Filmmaker Tom Fassaert follows his father Rob and Rob’s older brother René in Tussen Broers, two elderly men who could hardly be more different, yet are inextricably bound to one another.
René lives in seclusion in a house slowly overtaken by objects and memories. Rob is his regular visitor, conversation partner, and anchor to the outside world. Their time together unfolds in a familiar pattern of care and resistance, sharpness and humor, closeness and distance. Fassaert observes their encounters with visible patience and affection, finding an unexpected lightness in their mutual friction.
After the death of their mother, the brothers decide to set out together in search of traces of their father, who left them as young children and disappeared without a trace.

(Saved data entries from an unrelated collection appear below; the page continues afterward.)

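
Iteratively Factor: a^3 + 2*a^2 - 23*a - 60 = (a - 5)*(a^2 + 7*a + 12) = (a - 5)*(a + 3)*(a + 4)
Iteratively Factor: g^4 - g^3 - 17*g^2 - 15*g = (g)*(g^3 - g^2 - 17*g - 15) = g*(g + 3)*(g^2 - 4*g - 5) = g*(g - 5)*(g + 3)*(g + 1)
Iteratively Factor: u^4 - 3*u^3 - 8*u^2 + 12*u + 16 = (u + 1)*(u^3 - 4*u^2 - 4*u + 16) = (u + 1)*(u + 2)*(u^2 - 6*u + 8) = (u - 4)*(u + 1)*(u + 2)*(u - 2)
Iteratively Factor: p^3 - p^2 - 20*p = (p)*(p^2 - p - 20) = p*(p + 4)*(p - 5)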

The road trip takes them through archives, landscapes, and conversations that gradually reveal more than just facts. Along the way, the dynamic between the brothers shifts, and their shared past takes on new meaning.
As in his previous film A Family Affair, Tussen Broers moves with the naturalness of fiction and the honesty of documentary. Fassaert films with a keen eye for composition and rhythm, and with deep involvement in his subjects. The result is a warm, tragicomic, and deeply human portrait of brotherhood, in which the search for a missing father evolves into a larger question: Is it possible to leave behind the burden of your family history? Can you choose to do things differently?